# Mirrorless Photo Thread - Since we don't have a mirrorless photo forum.



## Village Idiot (Nov 7, 2012)

OK guys, we had a nice thread going on the discussion of mirrorless cameras, let's make one for just photo. 

*Post the camera and lens you're shooting with along with a photo from a mirrorless camera*

I'm going to be shooting a lot with one this weekend so hopefully I'll have some more photos. I think I'm just going to flip from RAW to JPG and let the camera do the work.
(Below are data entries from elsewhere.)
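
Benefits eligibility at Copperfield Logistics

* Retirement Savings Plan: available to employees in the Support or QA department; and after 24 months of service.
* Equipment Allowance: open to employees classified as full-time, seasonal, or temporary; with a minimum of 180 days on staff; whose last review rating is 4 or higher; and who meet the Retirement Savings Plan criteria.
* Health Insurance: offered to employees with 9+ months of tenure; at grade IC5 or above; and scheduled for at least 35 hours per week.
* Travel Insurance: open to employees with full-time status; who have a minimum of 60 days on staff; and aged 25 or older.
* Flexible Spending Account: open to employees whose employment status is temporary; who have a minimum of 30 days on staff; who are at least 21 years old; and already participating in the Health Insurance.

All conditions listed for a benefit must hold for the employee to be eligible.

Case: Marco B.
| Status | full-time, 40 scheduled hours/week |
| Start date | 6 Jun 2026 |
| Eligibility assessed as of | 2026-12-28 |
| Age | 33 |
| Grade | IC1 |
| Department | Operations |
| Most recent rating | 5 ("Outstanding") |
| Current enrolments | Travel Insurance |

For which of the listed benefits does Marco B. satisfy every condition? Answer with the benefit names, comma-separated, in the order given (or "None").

Travel Insurance

Service from 6 Jun 2026 to 2026-12-28: 205 days.
Retirement Savings Plan — dept Operations ✗ → not eligible.
Equipment Allowance — status full-time ✓; service 205 days ≥ 180 days ✓; rating 5 ≥ 4 ✓; not eligible for Retirement Savings Plan ✗ → not eligible.
Health Insurance — service 205 days < 9 months (≈270 days) ✗ → not eligible.
Travel Insurance — status full-time ✓; service 205 days ≥ 60 days ✓; age 33 ≥ 25 ✓ → eligible.
Flexible Spending Account — status full-time ✗ (requires temporary) → not eligible.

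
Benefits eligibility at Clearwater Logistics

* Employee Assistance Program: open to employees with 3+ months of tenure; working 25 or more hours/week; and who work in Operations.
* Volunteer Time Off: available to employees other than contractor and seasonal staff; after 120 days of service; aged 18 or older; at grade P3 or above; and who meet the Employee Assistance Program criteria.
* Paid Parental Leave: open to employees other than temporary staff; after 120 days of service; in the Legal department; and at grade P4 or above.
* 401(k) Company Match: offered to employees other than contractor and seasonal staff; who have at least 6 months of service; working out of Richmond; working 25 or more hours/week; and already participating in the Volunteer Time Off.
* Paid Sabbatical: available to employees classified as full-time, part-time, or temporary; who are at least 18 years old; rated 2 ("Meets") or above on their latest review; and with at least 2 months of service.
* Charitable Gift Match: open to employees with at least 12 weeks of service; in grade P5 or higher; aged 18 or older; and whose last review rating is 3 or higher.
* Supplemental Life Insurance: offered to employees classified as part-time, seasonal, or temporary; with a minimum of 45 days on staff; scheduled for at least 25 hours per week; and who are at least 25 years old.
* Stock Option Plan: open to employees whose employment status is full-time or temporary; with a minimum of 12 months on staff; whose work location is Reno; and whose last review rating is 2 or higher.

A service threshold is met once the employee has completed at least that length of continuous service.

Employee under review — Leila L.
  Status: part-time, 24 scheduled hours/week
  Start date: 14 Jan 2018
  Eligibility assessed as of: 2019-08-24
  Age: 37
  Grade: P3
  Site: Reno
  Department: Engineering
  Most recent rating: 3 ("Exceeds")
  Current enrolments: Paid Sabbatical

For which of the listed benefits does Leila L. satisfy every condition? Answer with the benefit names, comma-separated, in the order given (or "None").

Service from 14 Jan 2018 to 2019-08-24: 587 days.
Employee Assistance Program — service 587 days ≥ 3 months (≈90 days) ✓; 24 hrs/wk < 25 ✗ → not eligible.
Volunteer Time Off — status part-time ✓ (not excluded); service 587 days ≥ 120 days ✓; age 37 ≥ 18 ✓; grade P3 ≥ P3 ✓; not eligible for Employee Assistance Program ✗ → not eligible.
Paid Parental Leave — status part-time ✓ (not excluded); service 587 days ≥ 120 days ✓; dept Engineering ✗ → not eligible.
401(k) Company Match — status part-time ✓ (not excluded); service 587 days ≥ 6 months (≈180 days) ✓; site Reno ✗ (not Richmond) → not eligible.
Paid Sabbatical — status part-time ✓; age 37 ≥ 18 ✓; rating 3 ≥ 2 ✓; service 587 days ≥ 2 months (≈60 days) ✓ → eligible.
Charitable Gift Match — service 587 days ≥ 12 weeks (≈84 days) ✓; grade P3 < P5 ✗ → not eligible.
Supplemental Life Insurance — status part-time ✓; service 587 days ≥ 45 days ✓; 24 hrs/wk < 25 ✗ → not eligible.
Stock Option Plan — status part-time ✗ (requires full-time or temporary) → not eligible.

Paid Sabbatical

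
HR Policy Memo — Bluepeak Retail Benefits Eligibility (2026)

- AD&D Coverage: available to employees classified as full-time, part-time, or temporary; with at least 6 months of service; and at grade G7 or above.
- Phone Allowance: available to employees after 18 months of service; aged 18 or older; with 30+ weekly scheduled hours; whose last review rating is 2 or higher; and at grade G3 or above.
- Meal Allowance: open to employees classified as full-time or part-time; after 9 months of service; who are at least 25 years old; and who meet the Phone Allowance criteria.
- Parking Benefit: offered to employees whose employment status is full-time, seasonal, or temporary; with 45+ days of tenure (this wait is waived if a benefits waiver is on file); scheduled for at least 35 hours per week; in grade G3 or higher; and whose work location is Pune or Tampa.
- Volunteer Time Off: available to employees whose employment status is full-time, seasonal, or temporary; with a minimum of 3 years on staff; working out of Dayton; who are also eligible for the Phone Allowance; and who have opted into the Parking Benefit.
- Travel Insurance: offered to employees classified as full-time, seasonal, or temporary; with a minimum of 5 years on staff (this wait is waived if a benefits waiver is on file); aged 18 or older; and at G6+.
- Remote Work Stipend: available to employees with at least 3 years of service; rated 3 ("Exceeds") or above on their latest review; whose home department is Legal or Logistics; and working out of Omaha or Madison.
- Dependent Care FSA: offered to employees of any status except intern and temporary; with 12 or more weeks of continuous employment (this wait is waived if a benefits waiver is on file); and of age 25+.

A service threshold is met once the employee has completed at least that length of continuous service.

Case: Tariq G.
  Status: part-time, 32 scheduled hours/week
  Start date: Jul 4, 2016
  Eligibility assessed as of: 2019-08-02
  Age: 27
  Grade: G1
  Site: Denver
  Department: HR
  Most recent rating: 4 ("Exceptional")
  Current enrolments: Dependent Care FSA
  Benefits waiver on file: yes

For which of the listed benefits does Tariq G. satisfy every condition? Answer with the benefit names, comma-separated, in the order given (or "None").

Service from Jul 4, 2016 to 2019-08-02: 1124 days.
AD&D Coverage — status part-time ✓; service 1124 days ≥ 6 months (≈180 days) ✓; grade G1 < G7 ✗ → not eligible.
Phone Allowance — service 1124 days ≥ 18 months (≈540 days) ✓; age 27 ≥ 18 ✓; 32 hrs/wk ≥ 30 ✓; rating 4 ≥ 2 ✓; grade G1 < G3 ✗ → not eligible.
Meal Allowance — status part-time ✓; service 1124 days ≥ 9 months (≈270 days) ✓; age 27 ≥ 25 ✓; not eligible for Phone Allowance ✗ → not eligible.
Parking Benefit — status part-time ✗ (requires full-time, seasonal, or temporary) → not eligible.
Volunteer Time Off — status part-time ✗ (requires full-time, seasonal, or temporary) → not eligible.
Travel Insurance — status part-time ✗ (requires full-time, seasonal, or temporary) → not eligible.
Remote Work Stipend — service 1124 days ≥ 3 years (≈1095 days) ✓; rating 4 ≥ 3 ✓; dept HR ✗ → not eligible.
Dependent Care FSA — status part-time ✓ (not excluded); benefits waiver on file ✓; age 27 ≥ 25 ✓ → eligible.

Dependent Care FSA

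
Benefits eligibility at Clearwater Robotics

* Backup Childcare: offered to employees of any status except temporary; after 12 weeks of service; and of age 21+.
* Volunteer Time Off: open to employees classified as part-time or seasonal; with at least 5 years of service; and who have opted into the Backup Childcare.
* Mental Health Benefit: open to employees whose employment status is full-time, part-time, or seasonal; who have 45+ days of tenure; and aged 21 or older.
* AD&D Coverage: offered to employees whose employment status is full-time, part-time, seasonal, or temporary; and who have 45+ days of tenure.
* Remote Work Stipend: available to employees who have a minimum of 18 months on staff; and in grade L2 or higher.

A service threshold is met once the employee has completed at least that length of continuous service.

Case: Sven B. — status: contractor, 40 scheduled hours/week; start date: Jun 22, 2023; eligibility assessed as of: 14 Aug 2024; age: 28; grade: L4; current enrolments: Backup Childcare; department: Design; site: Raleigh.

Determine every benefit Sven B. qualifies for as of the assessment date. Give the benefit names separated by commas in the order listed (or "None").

Backup Childcare

Service from Jun 22, 2023 to 14 Aug 2024: 419 days.
Backup Childcare — status contractor ✓ (not excluded); service 419 days ≥ 12 weeks (≈84 days) ✓; age 28 ≥ 21 ✓ → eligible.
Volunteer Time Off — status contractor ✗ (requires part-time or seasonal) → not eligible.
Mental Health Benefit — status contractor ✗ (requires full-time, part-time, or seasonal) → not eligible.
AD&D Coverage — status contractor ✗ (requires full-time, part-time, seasonal, or temporary) → not eligible.
Remote Work Stipend — service 419 days < 18 months (≈540 days) ✗ → not eligible.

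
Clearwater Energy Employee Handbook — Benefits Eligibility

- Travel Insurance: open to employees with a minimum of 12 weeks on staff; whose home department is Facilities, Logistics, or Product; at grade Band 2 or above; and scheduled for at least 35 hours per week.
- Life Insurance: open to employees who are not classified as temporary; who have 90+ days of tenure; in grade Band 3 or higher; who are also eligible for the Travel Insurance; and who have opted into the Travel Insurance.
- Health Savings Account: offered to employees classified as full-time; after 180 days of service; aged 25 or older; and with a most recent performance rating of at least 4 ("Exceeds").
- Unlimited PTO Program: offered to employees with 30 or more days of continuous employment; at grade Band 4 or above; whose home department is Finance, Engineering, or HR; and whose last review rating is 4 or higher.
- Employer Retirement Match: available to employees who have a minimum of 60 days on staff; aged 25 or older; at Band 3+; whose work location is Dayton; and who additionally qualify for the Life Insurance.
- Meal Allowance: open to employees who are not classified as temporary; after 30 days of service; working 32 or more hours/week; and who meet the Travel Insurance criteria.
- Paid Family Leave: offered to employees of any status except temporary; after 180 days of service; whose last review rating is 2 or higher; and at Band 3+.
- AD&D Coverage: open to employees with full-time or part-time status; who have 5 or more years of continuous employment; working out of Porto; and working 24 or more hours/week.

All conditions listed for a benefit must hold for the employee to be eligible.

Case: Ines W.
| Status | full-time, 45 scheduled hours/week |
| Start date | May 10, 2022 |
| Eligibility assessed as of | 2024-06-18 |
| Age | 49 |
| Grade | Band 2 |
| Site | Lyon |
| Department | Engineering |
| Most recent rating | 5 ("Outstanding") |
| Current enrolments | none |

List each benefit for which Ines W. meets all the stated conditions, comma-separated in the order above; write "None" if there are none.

Service from May 10, 2022 to 2024-06-18: 770 days.
Travel Insurance — service 770 days ≥ 12 weeks (≈84 days) ✓; dept Engineering ✗ → not eligible.
Life Insurance — status full-time ✓ (not excluded); service 770 days ≥ 90 days ✓; grade Band 2 < Band 3 ✗ → not eligible.
Health Savings Account — status full-time ✓; service 770 days ≥ 180 days ✓; age 49 ≥ 25 ✓; rating 5 ≥ 4 ✓ → eligible.
Unlimited PTO Program — service 770 days ≥ 30 days ✓; grade Band 2 < Band 4 ✗ → not eligible.
Employer Retirement Match — service 770 days ≥ 60 days ✓; age 49 ≥ 25 ✓; grade Band 2 < Band 3 ✗ → not eligible.
Meal Allowance — status full-time ✓ (not excluded); service 770 days ≥ 30 days ✓; 45 hrs/wk ≥ 32 ✓; not eligible for Travel Insurance ✗ → not eligible.
Paid Family Leave — status full-time ✓ (not excluded); service 770 days ≥ 180 days ✓; rating 5 ≥ 2 ✓; grade Band 2 < Band 3 ✗ → not eligible.
AD&D Coverage — status full-time ✓; service 770 days < 5 years (≈1825 days) ✗ → not eligible.

Health Savings Account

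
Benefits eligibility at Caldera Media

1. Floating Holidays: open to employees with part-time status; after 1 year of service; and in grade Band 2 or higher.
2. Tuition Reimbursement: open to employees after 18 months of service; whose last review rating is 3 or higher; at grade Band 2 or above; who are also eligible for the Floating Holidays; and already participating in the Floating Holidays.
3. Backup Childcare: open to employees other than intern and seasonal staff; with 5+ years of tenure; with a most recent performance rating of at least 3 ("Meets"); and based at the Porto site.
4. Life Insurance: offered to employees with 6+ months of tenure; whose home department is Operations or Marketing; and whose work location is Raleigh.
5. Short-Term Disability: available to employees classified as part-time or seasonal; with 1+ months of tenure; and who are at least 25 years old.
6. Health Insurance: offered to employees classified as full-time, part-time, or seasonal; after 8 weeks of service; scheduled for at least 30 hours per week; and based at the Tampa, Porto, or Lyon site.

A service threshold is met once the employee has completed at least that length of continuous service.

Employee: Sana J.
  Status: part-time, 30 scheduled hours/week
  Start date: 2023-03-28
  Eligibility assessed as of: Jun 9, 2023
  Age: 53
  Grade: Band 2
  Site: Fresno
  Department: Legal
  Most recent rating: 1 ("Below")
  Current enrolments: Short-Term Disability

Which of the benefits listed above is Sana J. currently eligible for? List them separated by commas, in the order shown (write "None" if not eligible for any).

Short-Term Disability

Service from 2023-03-28 to Jun 9, 2023: 73 days.
Floating Holidays — status part-time ✓; service 73 days < 1 year (≈365 days) ✗ → not eligible.
Tuition Reimbursement — service 73 days < 18 months (≈540 days) ✗ → not eligible.
Backup Childcare — status part-time ✓ (not excluded); service 73 days < 5 years (≈1825 days) ✗ → not eligible.
Life Insurance — service 73 days < 6 months (≈180 days) ✗ → not eligible.
Short-Term Disability — status part-time ✓; service 73 days ≥ 1 month (≈30 days) ✓; age 53 ≥ 25 ✓ → eligible.
Health Insurance — status part-time ✓; service 73 days ≥ 8 weeks (≈56 days) ✓; 30 hrs/wk ≥ 30 ✓; site Fresno ✗ (not Tampa, Porto, or Lyon) → not eligible.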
This is my zombie garden gnome. It was shot with an OM-D, the Oly 45 f/1.8, and a Dynalite setup.


----------



## cannpope (Nov 7, 2012)

It would be really nice if there was a dedicated forum for the m4/3 camera systems.   There are some very good cameras out right now and the choices keep expanding.   I'm actually in the market for one right now, but am waiting for the Panasonic GH3 to come out to see what it can do.  The OMD and the XE-1 are on the top of the list right now.


----------



## JAC526 (Nov 7, 2012)

Both with an Olympus EPL-2.

First shot with the kit lens:




3 days past 2 by JChick526, on Flickr

Second with the 45 1.8:




dad by JChick526, on Flickr

I love this thread.  Can't wait to see what people post.


----------



## Village Idiot (Nov 7, 2012)

One more. E-P3 with Panasonic 20mm f/1.7.


----------